Un risque d'uniformisation
Au-delà des données brutes, c'est aussi la rapidité de la courbe d'adoption qui interpelle le président fondateur de Stratice. Le recours croissant à l'IA interroge l'impact sur la créativité, avec un risque d'uniformisation de la pensée qui s'étend au-delà des enjeux individuels. Ainsi par exemple de l'utilisation de l'IA pour répondre à des appels d'offres, qui soulève selon Jean-Luc Peuvrier des questions sur la standardisation des réponses.

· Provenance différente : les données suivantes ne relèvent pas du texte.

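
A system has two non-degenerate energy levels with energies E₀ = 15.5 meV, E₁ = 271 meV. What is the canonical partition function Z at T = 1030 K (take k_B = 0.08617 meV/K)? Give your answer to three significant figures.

Z = 0.887

k_BT = 0.08617 × 1030 K = 88.755 meV.
Eᵢ/kT = 0.17464, 3.0533.
Z = Σ e^(−Eᵢ/kT) = e^(−0.17464) + e^(−3.0533) = 0.83976 + 0.047203 = 0.88696.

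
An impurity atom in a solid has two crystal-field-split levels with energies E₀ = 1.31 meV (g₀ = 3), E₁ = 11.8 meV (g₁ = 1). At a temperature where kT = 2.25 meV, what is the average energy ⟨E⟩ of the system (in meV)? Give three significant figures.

1.34 meV

Eᵢ/kT = 0.58222, 5.2444.
Z = Σ gᵢe^(−Eᵢ/kT) = 3·e^(−0.58222) + 1·e^(−5.2444) = 1.6760 + 0.0052770 = 1.6813.
⟨E⟩ = Σ Eᵢ gᵢe^(−Eᵢ/kT) / Z = (1.31·1.6760 + 11.8·0.0052770) / 1.6813 = 1.34 meV.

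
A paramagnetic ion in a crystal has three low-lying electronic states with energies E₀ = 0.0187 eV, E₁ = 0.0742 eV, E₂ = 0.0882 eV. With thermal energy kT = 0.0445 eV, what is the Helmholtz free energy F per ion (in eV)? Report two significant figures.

0.00074 eV

Eᵢ/kT = 0.4202, 1.667, 1.982.
Z = Σ e^(−Eᵢ/kT) = e^(−0.4202) + e^(−1.667) + e^(−1.982) = 0.6569 + 0.1888 + 0.1378 = 0.9835.
F = −kT ln Z = −0.0445 × ln(0.9835) = −0.0445 × -0.01664 = 0.00074 eV.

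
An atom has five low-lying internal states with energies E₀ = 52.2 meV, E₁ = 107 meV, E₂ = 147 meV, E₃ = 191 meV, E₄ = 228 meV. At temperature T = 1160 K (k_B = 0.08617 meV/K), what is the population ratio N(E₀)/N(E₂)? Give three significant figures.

2.58

k_BT = 0.08617 × 1160 K = 99.957 meV.
n₀/n₂ = exp[−(E₀−E₂)/kT] = exp(−(-94.8 meV)/(99.957 meV)) = exp(0.94841) = 2.58.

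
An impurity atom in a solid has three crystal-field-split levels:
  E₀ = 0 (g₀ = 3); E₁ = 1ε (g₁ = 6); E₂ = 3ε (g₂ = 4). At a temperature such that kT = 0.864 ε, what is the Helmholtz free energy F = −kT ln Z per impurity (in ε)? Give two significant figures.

Eᵢ/kT = 0, 1.157, 3.472.
Z = Σ gᵢe^(−Eᵢ/kT) = 3·e^(−0) + 6·e^(−1.157) + 4·e^(−3.472) = 3.000 + 1.887 + 0.1242 = 5.011.
F = −kT ln Z = −0.864 × ln(5.011) = −0.864 × 1.612 = -1.4 ε.

-1.4 ε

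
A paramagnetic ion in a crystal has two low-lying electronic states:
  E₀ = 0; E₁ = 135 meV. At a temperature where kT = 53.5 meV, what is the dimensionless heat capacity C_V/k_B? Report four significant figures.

0.4376

Eᵢ/kT = 0, 2.52336.
Z = Σ e^(−Eᵢ/kT) = e^(−0) + e^(−2.52336) = 1.00000 + 0.0801897 = 1.08019.
⟨E⟩ = 10.0219 meV, ⟨E²⟩ = 1352.96 meV².
C_V/k_B = (⟨E²⟩ − ⟨E⟩²)/(kT)² = (1352.96 − 100.438)/2862.25 = 0.4376.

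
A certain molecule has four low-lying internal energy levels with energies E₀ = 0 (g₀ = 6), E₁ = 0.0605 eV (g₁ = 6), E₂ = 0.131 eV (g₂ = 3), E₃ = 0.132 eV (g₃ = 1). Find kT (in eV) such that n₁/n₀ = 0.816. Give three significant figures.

0.298 eV

n₁/n₀ = (g₁/g₀) exp[−(E₁−E₀)/kT] = 0.816.
⇒ (E₁−E₀)/kT = ln((6/6)/0.816) = ln(1.2255) = 0.20335.
kT = 0.0605 eV / 0.20335 = 0.298 eV.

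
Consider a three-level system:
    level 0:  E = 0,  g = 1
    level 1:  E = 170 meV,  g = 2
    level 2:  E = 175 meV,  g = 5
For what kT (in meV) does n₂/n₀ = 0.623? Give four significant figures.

84.03 meV

n₂/n₀ = (g₂/g₀) exp[−(E₂−E₀)/kT] = 0.623.
⇒ (E₂−E₀)/kT = ln((5/1)/0.623) = ln(8.02568) = 2.08265.
kT = 175 meV / 2.08265 = 84.03 meV.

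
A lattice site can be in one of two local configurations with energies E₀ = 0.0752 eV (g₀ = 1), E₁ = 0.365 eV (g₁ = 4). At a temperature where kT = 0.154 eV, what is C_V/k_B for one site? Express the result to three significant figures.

0.833

Eᵢ/kT = 0.48831, 2.3701.
Z = Σ gᵢe^(−Eᵢ/kT) = 1·e^(−0.48831) + 4·e^(−2.3701) = 0.61366 + 0.37389 = 0.98755.
⟨E⟩ = 0.18492 eV, ⟨E²⟩ = 0.053953 eV².
C_V/k_B = (⟨E²⟩ − ⟨E⟩²)/(kT)² = (0.053953 − 0.034195)/0.023716 = 0.833.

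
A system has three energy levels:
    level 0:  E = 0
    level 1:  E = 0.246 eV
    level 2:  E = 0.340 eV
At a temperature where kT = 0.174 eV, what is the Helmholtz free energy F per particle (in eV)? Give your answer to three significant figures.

-0.0567 eV

Eᵢ/kT = 0, 1.4138, 1.9540.
Z = Σ e^(−Eᵢ/kT) = e^(−0) + e^(−1.4138) + e^(−1.9540) = 1.0000 + 0.24322 + 0.14171 = 1.3849.
F = −kT ln Z = −0.174 × ln(1.3849) = −0.174 × 0.32563 = -0.0567 eV.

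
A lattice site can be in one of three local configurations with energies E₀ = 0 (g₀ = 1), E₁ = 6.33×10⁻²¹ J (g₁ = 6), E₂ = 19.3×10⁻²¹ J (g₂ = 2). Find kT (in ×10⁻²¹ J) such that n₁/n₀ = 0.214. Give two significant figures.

1.9 ×10⁻²¹ J

n₁/n₀ = (g₁/g₀) exp[−(E₁−E₀)/kT] = 0.214.
⇒ (E₁−E₀)/kT = ln((6/1)/0.214) = ln(28.04) = 3.334.
kT = 6.33 ×10⁻²¹ J / 3.334 = 1.9 ×10⁻²¹ J.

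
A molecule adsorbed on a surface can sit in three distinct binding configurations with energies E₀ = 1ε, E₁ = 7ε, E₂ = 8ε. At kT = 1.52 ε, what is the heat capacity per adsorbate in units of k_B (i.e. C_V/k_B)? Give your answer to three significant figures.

Eᵢ/kT = 0.65789, 4.6053, 5.2632.
Z = Σ e^(−Eᵢ/kT) = e^(−0.65789) + e^(−4.6053) + e^(−5.2632) = 0.51794 + 0.0099987 + 0.0051787 = 0.53312.
⟨E⟩ = 1.1805 ε, ⟨E²⟩ = 2.5122 ε².
C_V/k_B = (⟨E²⟩ − ⟨E⟩²)/(kT)² = (2.5122 − 1.3936)/2.3104 = 0.484.

0.484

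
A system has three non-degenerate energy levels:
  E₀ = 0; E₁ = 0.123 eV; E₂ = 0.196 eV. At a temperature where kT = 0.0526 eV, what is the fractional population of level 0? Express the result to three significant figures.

Eᵢ/kT = 0, 2.3384, 3.7262.
Z = Σ e^(−Eᵢ/kT) = e^(−0) + e^(−2.3384) + e^(−3.7262) = 1.0000 + 0.096482 + 0.024084 = 1.1206.
P₀ = e^(−E₀/kT) / Z = 1.0000/1.1206 = 0.892.

0.892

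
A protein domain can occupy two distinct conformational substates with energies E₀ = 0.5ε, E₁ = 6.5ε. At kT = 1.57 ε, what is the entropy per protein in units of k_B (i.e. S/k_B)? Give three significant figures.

Eᵢ/kT = 0.31847, 4.1401.
Z = Σ e^(−Eᵢ/kT) = e^(−0.31847) + e^(−4.1401) = 0.72726 + 0.015921 = 0.74318.
⟨E⟩ = Σ EᵢPᵢ = 0.62854 ε.
S/k_B = ln Z + ⟨E⟩/kT = ln(0.74318) + 0.62854/1.57 = -0.29682 + 0.40034 = 0.104.

0.104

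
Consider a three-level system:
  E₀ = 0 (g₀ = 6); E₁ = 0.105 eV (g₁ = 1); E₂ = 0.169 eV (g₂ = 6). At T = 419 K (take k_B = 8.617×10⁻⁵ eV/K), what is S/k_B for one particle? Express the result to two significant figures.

k_BT = 8.617×10⁻⁵ × 419 K = 0.03611 eV.
Eᵢ/kT = 0, 2.908, 4.680.
Z = Σ gᵢe^(−Eᵢ/kT) = 6·e^(−0) + 1·e^(−2.908) + 6·e^(−4.680) = 6.000 + 0.05458 + 0.05567 = 6.110.
⟨E⟩ = Σ EᵢPᵢ = 0.002478 eV.
S/k_B = ln Z + ⟨E⟩/kT = ln(6.110) + 0.002478/0.03611 = 1.810 + 0.06862 = 1.9.

1.9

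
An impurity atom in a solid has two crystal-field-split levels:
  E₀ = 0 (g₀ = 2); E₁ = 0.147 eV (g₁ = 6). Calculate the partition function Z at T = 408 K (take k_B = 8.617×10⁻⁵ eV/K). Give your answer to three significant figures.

k_BT = 8.617×10⁻⁵ × 408 K = 0.035157 eV.
Eᵢ/kT = 0, 4.1812.
Z = Σ gᵢe^(−Eᵢ/kT) = 2·e^(−0) + 6·e^(−4.1812) = 2.0000 + 0.091681 = 2.0917.

Z = 2.09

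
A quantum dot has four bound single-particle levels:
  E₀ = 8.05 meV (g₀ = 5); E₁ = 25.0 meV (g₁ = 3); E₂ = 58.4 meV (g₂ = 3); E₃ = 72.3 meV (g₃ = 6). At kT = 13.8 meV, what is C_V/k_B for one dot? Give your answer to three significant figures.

Eᵢ/kT = 0.58333, 1.8116, 4.2319, 5.2391.
Z = Σ gᵢe^(−Eᵢ/kT) = 5·e^(−0.58333) + 3·e^(−1.8116) + 3·e^(−4.2319) + 6·e^(−5.2391) = 2.7902 + 0.49018 + 0.043574 + 0.031830 = 3.3558.
⟨E⟩ = 11.789 meV, ⟨E²⟩ = 239.04 meV².
C_V/k_B = (⟨E²⟩ − ⟨E⟩²)/(kT)² = (239.04 − 138.98)/190.44 = 0.525.

0.525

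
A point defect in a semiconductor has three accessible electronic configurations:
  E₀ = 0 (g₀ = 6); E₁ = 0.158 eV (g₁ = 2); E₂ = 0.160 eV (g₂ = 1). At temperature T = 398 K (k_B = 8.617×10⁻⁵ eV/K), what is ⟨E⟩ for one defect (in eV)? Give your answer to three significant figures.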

Alors que se profile le sommet pour l'action sur l'IA accueilli par la France les 10 et 11 février prochains, le président fondateur de Stratice y voit l'occasion de pousser l'enjeu de souveraineté européenne face à des IA majoritairement anglo-saxonnes et notamment nord-américaines. Avec cette conviction : la maîtrise des données d'entraînement et des algorithmes est capitale pour une utilisation optimale et éthique de l'IA dans la formation.